Inclusion Criteria:

- Biopsy confirmed mycosis fungoides of stage IB-IVA.

- Patients must have failed or have been intolerant of at least 2 topical or one
systemic treatment.

- Patients must have a minimum of 4 lesions, 2 for electroporation, and 2 for
evaluation of response.

- Age > 18 years old

- Patients must have ECOG performance status 0-2

- Patients must have creatinine < 2 x upper limit of normal, and serum bilirubin within
institutional normal limits obtained within 4 weeks prior to first dosing.

- Patients must have absolute neutrophil count (ANC) > 1000/mm and platelet count >
75,000 /mm within 4 weeks prior to first dosing.

- Required wash out periods for prior therapy:

- Topical therapy: 2 weeks from first dosing

- Chemotherapy: 4 weeks from first dosing

- Radiotherapy (including photo therapy): 4 weeks from first dosing

- Systemic biological therapy for mycosis fungoides: 4 weeks from first dosing

- Other investigational therapy: 4 weeks from first dosing

- Patients of reproductive potential and their partners must agree to use an effective
(>90% reliability) form of contraception during the study and for 4 weeks following
the last study drug administration.

- Women of reproductive potential must have negative urine pregnancy test.

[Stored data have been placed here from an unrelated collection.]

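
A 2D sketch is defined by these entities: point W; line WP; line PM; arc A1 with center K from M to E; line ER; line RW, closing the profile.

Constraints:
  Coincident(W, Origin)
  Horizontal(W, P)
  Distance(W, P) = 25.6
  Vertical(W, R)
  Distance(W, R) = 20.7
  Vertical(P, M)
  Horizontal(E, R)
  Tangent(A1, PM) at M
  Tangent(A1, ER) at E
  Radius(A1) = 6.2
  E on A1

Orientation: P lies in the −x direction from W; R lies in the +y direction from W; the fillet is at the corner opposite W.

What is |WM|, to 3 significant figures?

29.4

W is at the origin; WP is horizontal with |WP| = 25.6 and P on the −x side, so P = (-25.6, 0.00). W and R share the same x with |WR| = 20.7 and R on the +y side, so R = (0.00, 20.7). The virtual corner opposite W is at (-25.6, 20.7). The tangent condition forces KM to be normal to PM and since A1 is tangent to ER there, KE ⟂ ER, with radius 6.2, so the center K sits 6.2 in from both sides at K = (-19.4, 14.5). That places the tangent points at M = (-25.6, 14.5) on PM and E = (-19.4, 20.7) on ER. Then |WM| = |M − W| = 29.4.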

- Life expectancy greater than 4 months from first dosing.

- Patients must be able to give informed consent and able to follow guidelines given in
the study

Exclusion Criteria:

- Patients with active infection or with a fever >38.50 C within three days prior to
the first scheduled treatment

- CNS metastases

- Known history of human immunodeficiency virus (HIV), hepatitis B or hepatitis C
(active, prior treatment, or both).

- Prior malignancy (active within 5 years of screening) except basal cell or completely
excised non-invasive squamous cell carcinoma of the skin, or in situ squamous cell
carcinoma of the cervix

- Current anticoagulant therapy (ASA<= 325mg/day allowed).

- Significant cardiovascular disease (i.e. NYHA class 3 congestive heart failure;
myocardial infarction with the past 6 months; unstable angina; coronary angioplasty
with the past 6 months; uncontrolled atrial or ventricular cardiac arrhythmias).

- Pregnant or lactating.

- Any other medical history, including laboratory results, deemed by the investigator
to be likely to interfere with their participation in the study, or to interfere with
the interpretation of the results.

- Patients with electronic pacemakers or defibrillators are excluded from this study as
the effect of electroporation on these devices is unknown.

- Pregnant and breast feeding women are excluded from the study because effects on the
fetus are unknown and there may be a risk of increased fetal wastage.